Corea del Norte: Opción militar o mesa de negociaciones

jueves, 7 de septiembre de 2017 · 00:00
Durante estos pasados días cada uno ha hecho lo que se preveía, siguiendo el complejo guión que determina un constante aumento de la tensión en la península coreana, sin que nadie sepa realmente en qué puede acabar este juego de acción-reacción militarista. Estados Unidos y Corea del Sur han desarrollado los ejercicios militares Ulchi Freedom Guardian, entre el 21 y el 31 de agosto. Por su parte Corea del Norte ha seguido lanzando misiles, mientras escondía celosamente los preparativos de su sexta prueba nuclear, en una demostración más de que su apuesta misilística y nuclear sigue adelante. 

Mientras tanto, los demás -desde Japón a China, pasando por el Consejo de Seguridad de la ONU- han reiterado su condena y la necesidad de aplicar nuevas sanciones si Pyongyang no ceja en su desafío.

Pero detrás de esa fachada de aparente firmeza, los actores principales de este drama se han cuidado de no dar pasos que puedan provocar respuestas demasiado dolorosas. Estados Unidos ha empleado sólo en torno a 17.500 efectivos (25.000 en 2016), optando por no excitar aún más a Kim Jong-un. Pyongyang por el momento deja en suspenso su anunciado lanzamiento de un misil intercontinental hasta las inmediaciones de Guam y en su lugar decidió lanzar un misil de alcance intermedio que, sobrevolando espacio aéreo japonés a la altura de la isla de Hokaido, que cayó en el océano Pacífico y aunque el sobrevuelo de territorio japonés pueda parecer alarmante, ya en 2012 ocurrió algo similar sobre Okinawa y no hubo respuesta efectiva alguna de Japón, más allá de las consabidas protestas del primer ministro Shinzo Abe.

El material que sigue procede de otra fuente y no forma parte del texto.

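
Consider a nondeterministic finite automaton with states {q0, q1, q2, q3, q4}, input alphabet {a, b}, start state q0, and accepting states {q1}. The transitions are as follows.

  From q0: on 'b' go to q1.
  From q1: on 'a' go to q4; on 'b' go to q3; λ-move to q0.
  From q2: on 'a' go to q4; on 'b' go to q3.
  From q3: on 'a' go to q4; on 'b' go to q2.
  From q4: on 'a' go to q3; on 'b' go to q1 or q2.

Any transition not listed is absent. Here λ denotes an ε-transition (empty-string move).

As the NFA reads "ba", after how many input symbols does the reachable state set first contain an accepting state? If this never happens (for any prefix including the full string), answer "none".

1

Start in {q0}.
Read 'b': q0→{q1}; union {q1}; ε-closure = {q0, q1}.
None of the earlier sets intersect F, but {q0, q1} does.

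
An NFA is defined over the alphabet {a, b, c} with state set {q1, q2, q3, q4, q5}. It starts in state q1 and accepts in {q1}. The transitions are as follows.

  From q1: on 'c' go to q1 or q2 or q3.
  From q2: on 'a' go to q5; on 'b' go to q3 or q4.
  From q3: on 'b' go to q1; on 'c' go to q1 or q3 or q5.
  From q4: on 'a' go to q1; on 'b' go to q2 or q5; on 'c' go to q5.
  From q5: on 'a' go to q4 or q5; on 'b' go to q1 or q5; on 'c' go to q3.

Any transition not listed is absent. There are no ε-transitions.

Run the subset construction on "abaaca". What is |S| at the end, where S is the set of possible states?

0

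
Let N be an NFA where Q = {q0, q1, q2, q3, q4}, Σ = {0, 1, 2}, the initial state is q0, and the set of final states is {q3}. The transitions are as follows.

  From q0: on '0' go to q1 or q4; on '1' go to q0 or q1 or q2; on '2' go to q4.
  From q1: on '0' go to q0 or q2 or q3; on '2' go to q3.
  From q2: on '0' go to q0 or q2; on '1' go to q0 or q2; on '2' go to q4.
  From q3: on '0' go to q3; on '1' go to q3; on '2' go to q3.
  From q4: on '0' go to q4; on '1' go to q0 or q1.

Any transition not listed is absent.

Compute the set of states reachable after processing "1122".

{q3}

Start in {q0}.
Read '1': {q0} → {q0, q1, q2}.
Read '1': {q0, q1, q2} → {q0, q1, q2}.
Read '2': {q0, q1, q2} → {q3, q4}.
Read '2': {q3, q4} → {q3}.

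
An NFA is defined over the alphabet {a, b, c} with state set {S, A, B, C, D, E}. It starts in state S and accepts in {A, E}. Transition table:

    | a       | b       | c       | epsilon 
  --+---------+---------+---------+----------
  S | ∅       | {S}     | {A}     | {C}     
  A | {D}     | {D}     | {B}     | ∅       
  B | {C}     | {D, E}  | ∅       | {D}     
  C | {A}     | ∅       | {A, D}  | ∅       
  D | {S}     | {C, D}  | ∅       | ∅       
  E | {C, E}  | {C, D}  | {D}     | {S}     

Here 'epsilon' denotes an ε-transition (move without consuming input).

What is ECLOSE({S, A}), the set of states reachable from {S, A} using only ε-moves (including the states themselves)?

{S, A, C}

Begin with {S, A}.
ε-move S → C; add C.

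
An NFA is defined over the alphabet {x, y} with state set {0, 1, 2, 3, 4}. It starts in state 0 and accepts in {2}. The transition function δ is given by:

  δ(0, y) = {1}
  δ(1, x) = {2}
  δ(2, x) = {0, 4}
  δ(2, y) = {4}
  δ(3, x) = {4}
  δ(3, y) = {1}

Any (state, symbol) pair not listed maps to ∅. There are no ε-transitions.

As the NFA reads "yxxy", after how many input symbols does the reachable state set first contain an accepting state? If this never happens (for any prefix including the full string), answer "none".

Start in {0}.
Read 'y': {0} → {1}.
Read 'x': {1} → {2}.
None of the earlier sets intersect F, but {2} does.

2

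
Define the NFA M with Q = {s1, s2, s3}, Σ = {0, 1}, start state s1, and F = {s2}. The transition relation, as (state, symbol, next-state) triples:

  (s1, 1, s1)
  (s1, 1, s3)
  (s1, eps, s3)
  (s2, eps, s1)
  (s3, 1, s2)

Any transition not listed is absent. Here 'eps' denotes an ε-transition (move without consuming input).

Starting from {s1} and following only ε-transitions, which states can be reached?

{s1, s3}

Begin with {s1}.
ε-move s1 → s3; add s3.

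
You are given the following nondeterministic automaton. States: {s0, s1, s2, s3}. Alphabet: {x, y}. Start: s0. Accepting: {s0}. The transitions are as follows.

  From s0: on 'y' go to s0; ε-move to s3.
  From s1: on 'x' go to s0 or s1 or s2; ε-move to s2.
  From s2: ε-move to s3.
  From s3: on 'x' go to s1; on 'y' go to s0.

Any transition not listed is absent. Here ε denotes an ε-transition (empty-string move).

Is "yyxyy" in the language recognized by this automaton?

Start: ε-closure({s0}) = {s0, s3}.
Read 'y': s0→{s0}, s3→{s0}; union {s0}; ε-closure = {s0, s3}.
Read 'y': s0→{s0}, s3→{s0}; union {s0}; ε-closure = {s0, s3}.
Read 'x': s0→∅, s3→{s1}; union {s1}; ε-closure = {s1, s2, s3}.
Read 'y': s1→∅, s2→∅, s3→{s0}; union {s0}; ε-closure = {s0, s3}.
Read 'y': s0→{s0}, s3→{s0}; union {s0}; ε-closure = {s0, s3}.
The final set {s0, s3} contains the accepting state s0.

Yes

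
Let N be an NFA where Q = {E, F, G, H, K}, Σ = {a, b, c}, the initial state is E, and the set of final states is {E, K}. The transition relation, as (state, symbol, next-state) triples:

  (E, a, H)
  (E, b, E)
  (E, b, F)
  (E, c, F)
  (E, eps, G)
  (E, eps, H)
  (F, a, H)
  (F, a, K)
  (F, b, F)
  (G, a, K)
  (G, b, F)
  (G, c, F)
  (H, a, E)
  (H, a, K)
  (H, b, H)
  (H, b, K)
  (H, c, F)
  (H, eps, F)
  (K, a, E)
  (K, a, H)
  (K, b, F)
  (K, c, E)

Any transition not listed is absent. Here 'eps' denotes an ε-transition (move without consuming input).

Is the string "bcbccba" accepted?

Yes

Start: ε-closure({E}) = {E, F, G, H}.
Read 'b': {E, F, G, H} → {E, F, G, H, K}.
Read 'c': {E, F, G, H, K} → {E, F, G, H}.
Read 'b': {E, F, G, H} → {E, F, G, H, K}.
Read 'c': {E, F, G, H, K} → {E, F, G, H}.
Read 'c': {E, F, G, H} → {F}.
Read 'b': {F} → {F}.
Read 'a': {F} → {F, H, K}.
The final set {F, H, K} contains the accepting state K.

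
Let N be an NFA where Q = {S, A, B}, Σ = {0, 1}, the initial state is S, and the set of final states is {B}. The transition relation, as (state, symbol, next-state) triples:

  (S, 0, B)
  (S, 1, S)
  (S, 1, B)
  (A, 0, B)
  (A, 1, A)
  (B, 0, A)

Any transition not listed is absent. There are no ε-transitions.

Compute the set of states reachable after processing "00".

Start in {S}.
Read '0': S→{B}; now {B}.
Read '0': B→{A}; now {A}.

{A}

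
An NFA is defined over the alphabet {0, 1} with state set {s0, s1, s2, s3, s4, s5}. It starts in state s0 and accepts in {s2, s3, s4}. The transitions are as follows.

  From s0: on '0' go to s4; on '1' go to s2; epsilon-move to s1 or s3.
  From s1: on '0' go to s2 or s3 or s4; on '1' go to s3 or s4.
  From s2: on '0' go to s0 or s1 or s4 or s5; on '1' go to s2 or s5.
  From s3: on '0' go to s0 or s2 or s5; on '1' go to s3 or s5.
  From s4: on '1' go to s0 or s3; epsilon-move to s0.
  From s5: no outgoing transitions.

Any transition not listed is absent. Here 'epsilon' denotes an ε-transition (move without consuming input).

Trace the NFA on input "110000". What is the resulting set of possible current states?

{s0, s1, s2, s3, s4, s5}

Start: ε-closure({s0}) = {s0, s1, s3}.
Read '1': s0→{s2}, s1→{s3, s4}, s3→{s3, s5}; union {s2, s3, s4, s5}; ε-closure = {s0, s1, s2, s3, s4, s5}.
Read '1': s0→{s2}, s1→{s3, s4}, s2→{s2, s5}, s3→{s3, s5}, s4→{s0, s3}, s5→∅; union {s0, s2, s3, s4, s5}; ε-closure = {s0, s1, s2, s3, s4, s5}.
Read '0': s0→{s4}, s1→{s2, s3, s4}, s2→{s0, s1, s4, s5}, s3→{s0, s2, s5}, s4→∅, s5→∅; now {s0, s1, s2, s3, s4, s5}.
Read '0': s0→{s4}, s1→{s2, s3, s4}, s2→{s0, s1, s4, s5}, s3→{s0, s2, s5}, s4→∅, s5→∅; now {s0, s1, s2, s3, s4, s5}.
Read '0': s0→{s4}, s1→{s2, s3, s4}, s2→{s0, s1, s4, s5}, s3→{s0, s2, s5}, s4→∅, s5→∅; now {s0, s1, s2, s3, s4, s5}.
Read '0': s0→{s4}, s1→{s2, s3, s4}, s2→{s0, s1, s4, s5}, s3→{s0, s2, s5}, s4→∅, s5→∅; now {s0, s1, s2, s3, s4, s5}.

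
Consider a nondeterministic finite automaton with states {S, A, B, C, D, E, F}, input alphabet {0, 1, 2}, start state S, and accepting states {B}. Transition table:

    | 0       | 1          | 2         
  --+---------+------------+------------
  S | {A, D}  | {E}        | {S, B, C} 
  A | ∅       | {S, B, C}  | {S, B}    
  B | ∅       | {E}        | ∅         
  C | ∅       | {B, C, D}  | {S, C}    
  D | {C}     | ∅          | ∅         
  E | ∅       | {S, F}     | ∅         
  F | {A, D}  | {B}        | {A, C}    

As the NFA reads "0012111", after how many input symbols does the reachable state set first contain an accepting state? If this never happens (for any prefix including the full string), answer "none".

3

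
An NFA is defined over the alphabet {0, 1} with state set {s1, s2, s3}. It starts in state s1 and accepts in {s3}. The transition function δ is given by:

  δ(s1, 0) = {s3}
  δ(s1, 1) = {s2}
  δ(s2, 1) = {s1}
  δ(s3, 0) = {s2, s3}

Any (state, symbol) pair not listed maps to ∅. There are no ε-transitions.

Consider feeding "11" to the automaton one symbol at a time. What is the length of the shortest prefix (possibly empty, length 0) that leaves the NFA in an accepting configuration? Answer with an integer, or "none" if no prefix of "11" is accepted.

none

Start in {s1}.
Read '1': s1→{s2}; now {s2}.
Read '1': s2→{s1}; now {s1}.
No reachable set along the way intersects F.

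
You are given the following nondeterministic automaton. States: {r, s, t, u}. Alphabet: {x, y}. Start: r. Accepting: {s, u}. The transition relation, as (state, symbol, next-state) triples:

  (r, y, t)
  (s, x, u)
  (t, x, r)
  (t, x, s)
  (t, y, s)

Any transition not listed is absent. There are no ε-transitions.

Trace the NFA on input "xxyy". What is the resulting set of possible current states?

∅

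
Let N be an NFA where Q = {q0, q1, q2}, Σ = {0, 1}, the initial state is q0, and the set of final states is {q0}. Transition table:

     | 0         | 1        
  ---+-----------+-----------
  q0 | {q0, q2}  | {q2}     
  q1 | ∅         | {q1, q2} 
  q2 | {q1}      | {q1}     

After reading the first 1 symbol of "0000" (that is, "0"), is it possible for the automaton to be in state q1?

No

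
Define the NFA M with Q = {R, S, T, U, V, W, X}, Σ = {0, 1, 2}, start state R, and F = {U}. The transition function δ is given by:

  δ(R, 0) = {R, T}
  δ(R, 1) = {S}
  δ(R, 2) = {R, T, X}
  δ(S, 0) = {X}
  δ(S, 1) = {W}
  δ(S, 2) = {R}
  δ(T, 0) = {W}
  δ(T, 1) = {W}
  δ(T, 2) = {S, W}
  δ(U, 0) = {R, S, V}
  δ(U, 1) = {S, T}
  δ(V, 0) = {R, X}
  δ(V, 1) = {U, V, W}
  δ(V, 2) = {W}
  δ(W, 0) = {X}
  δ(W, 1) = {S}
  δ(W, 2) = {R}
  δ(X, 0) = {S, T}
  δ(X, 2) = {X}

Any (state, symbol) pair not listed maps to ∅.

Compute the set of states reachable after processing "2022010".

{X}

Start in {R}.
Read '2': {R} → {R, T, X}.
Read '0': {R, T, X} → {R, S, T, W}.
Read '2': {R, S, T, W} → {R, S, T, W, X}.
Read '2': {R, S, T, W, X} → {R, S, T, W, X}.
Read '0': {R, S, T, W, X} → {R, S, T, W, X}.
Read '1': {R, S, T, W, X} → {S, W}.
Read '0': {S, W} → {X}.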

La prueba efectuada el 3 de septiembre, demuestra que Kim Jong-Un está decidido -a pesar del despliegue surcoreano del sistema THAAD, las siete rondas de sanciones de la ONU, la presión china y las balandronadas de Trump- a no parar hasta que logre contar con una capacidad nuclear y misilística suficientemente disuasoria para garantizar la supervivencia del régimen. En todo caso, todavía no ha llegado al final del camino y de ahí que decidiera no lanzar aún un misil hacia Guam, porque antes necesita probar sus últimos desarrollos para lograr un sistema operativo que incluya un misil intercontinental y una cabeza termonuclear como la que acaba de explosionar. Calcula que si lo hubiera hecho ahora mismo se arriesgaba a una inmediata represalia estadounidense que podría afectar seriamente a su calendario. 

Seúl, por su parte, emitió en sus noticiarios las imágenes del lanzamiento de dos misiles el pasado 24 de agosto, dando a entender que tiene medios para atacar y que está decidido a emplearlos, al tiempo que pide simultáneamente auxilio y cautela a Washington y ofrece negociaciones a Pyongyang. Tokio, al igual que Seúl, parece temer aún más a Trump que a Kim Jong-Un, conscientes de que un paso en falso de su principal aliado supondría un coste insoportable para ambos. Washington sabe que la opción militar no ofrece plenas garantías de éxito, parece resignarse a esperar que Pekín -el único capacitado para emplear la presión económica y diplomática- termine por convencerse de que no le conviene seguir consintiendo a un vecino y aliado tan imprevisible. Ergo, una vez constatado que las sanciones no son efectivas  y que la opción militar no ofrece solución alguna, la vuelta a la mesa de negociaciones parece la vía realista aunque la experiencia con Pyongyang no invita al optimismo.

Marco Antonio Barroso Mendizábal es abogado, diplomático y catedrático.